45. Aber am Ende…
„Denk noch einmal darüber nach, Bradley! Ich glaube nicht, dass es so eine gute Idee ist.“ Marlene flehte fast schon. Sie hatte Angst, einfach nur Angst. Von wegen Kriegerin. Von wegen Amazone. „Oh doch, Honey, das ist eine sehr gute Idee! Nur so können wir für immer zusammen sein! Du gehörst mir. Und nur mir alleine!!!“ Bradley war durchgeknallt. Vollkommen durchgeknallt. Er richtete die Waffe auf Marlene. Die schaute direkt in den Lauf. Aber wenn das sowieso das Ende war, dann würde sie nicht ohne Kampf abtreten. Eine dramatische Szene, bevor der letzte Vorhang fallen würde. Marlene machte einen Satz nach vorne, und versuchte, Bradley den Revolver zu entreißen. Bradley, der das nicht hatte kommen sehen, war überrascht und versuchte, sich zu wehren. Marlene zwang Bradley dazu, die Waffe zur Seite zu richten. In dem Gerangel löste sich ein Schuss, der beide zusammenzucken ließ.“
Sie sahen sich erschrocken an. Nun war es an Bradley, Marlene zu überrumpeln, er schubste sie zur Seite, Marlene stolperte, und fiel. Sie konnte gerade noch die Hände schützend nach oben bringen, bevor sie auf der Tischplatte aufschlug und langsam zu Boden sackte. „MARLENE!“, hörte sie Rebecca verzweifelt von draußen rufen. „Re-bec-ca!“, stöhnte sie, bevor sie zu Boden sackte, wo sie schließlich liegen blieb. Dunkelheit hatte sich an sie geschmiegt wie ein perfekt sitzendes Kleid und hüllte sie ein. Ein kleines, blutrotes Rinnsal sickerte aus der Platzwunde auf ihrer Stirn über ihr wunderschönes Gesicht. Bradley starrte sie an. Es war, als würde sie schlafen. So friedlich. Er setzte sich zu ihr, legte die Waffe neben sich ab, hob sie hoch legte sie in seinen Schoss, und strich ihr immer wieder abwesend durch die Haare. Dazu summte er den Song, zu dem er und Marlene damals ihren Hochzeitstanz getanzt hatten…

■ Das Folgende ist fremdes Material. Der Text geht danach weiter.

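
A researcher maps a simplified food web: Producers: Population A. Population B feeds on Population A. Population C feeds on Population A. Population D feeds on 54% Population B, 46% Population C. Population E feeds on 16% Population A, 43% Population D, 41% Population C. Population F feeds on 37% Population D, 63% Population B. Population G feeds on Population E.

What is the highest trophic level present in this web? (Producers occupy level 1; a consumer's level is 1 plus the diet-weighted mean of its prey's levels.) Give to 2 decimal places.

Population B: 1 + 1 = 2
Population C: 1 + 1 = 2
Population D: 1 + (0.54×2 + 0.46×2) = 3
Population E: 1 + (0.16×1 + 0.43×3 + 0.41×2) = 3.27
Population F: 1 + (0.37×3 + 0.63×2) = 3.37
Population G: 1 + 3.27 = 4.27

4.27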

Tristan war der erste, der die Sirenen hörte. Er ging zu Rebecca, und zog sie von der Tür weg, als die Polizisten auch schon eintrafen. Tristan erklärte ihnen schnell, was los war, und dass ein Schuss gefallen war. Die Polizisten berieten sich kurz, und entschieden sich dann, zu stürmen. Mit einem Rammbock brachen sie die Tür auf.
Bradley hörte, wie die Tür eingetreten wurde. Er legte Marlenes Kopf behutsam in seinen Schoß, nahm die Waffe in die Hand. „Polizei, lassen Sie die Waffe fallen!“, rief der Anführer des Teams. Bradley hörte ihm gar nicht zu. Er starrte Marlene an, die bewusstlos in seinem Schoß lag. „Waffe fallen lassen!“, rief der Polizist noch einmal. Bradley lächelte Marlene an. „Ich folge dir!“ Er hob die Waffe langsam an. Der Polizist zielte und…schoss.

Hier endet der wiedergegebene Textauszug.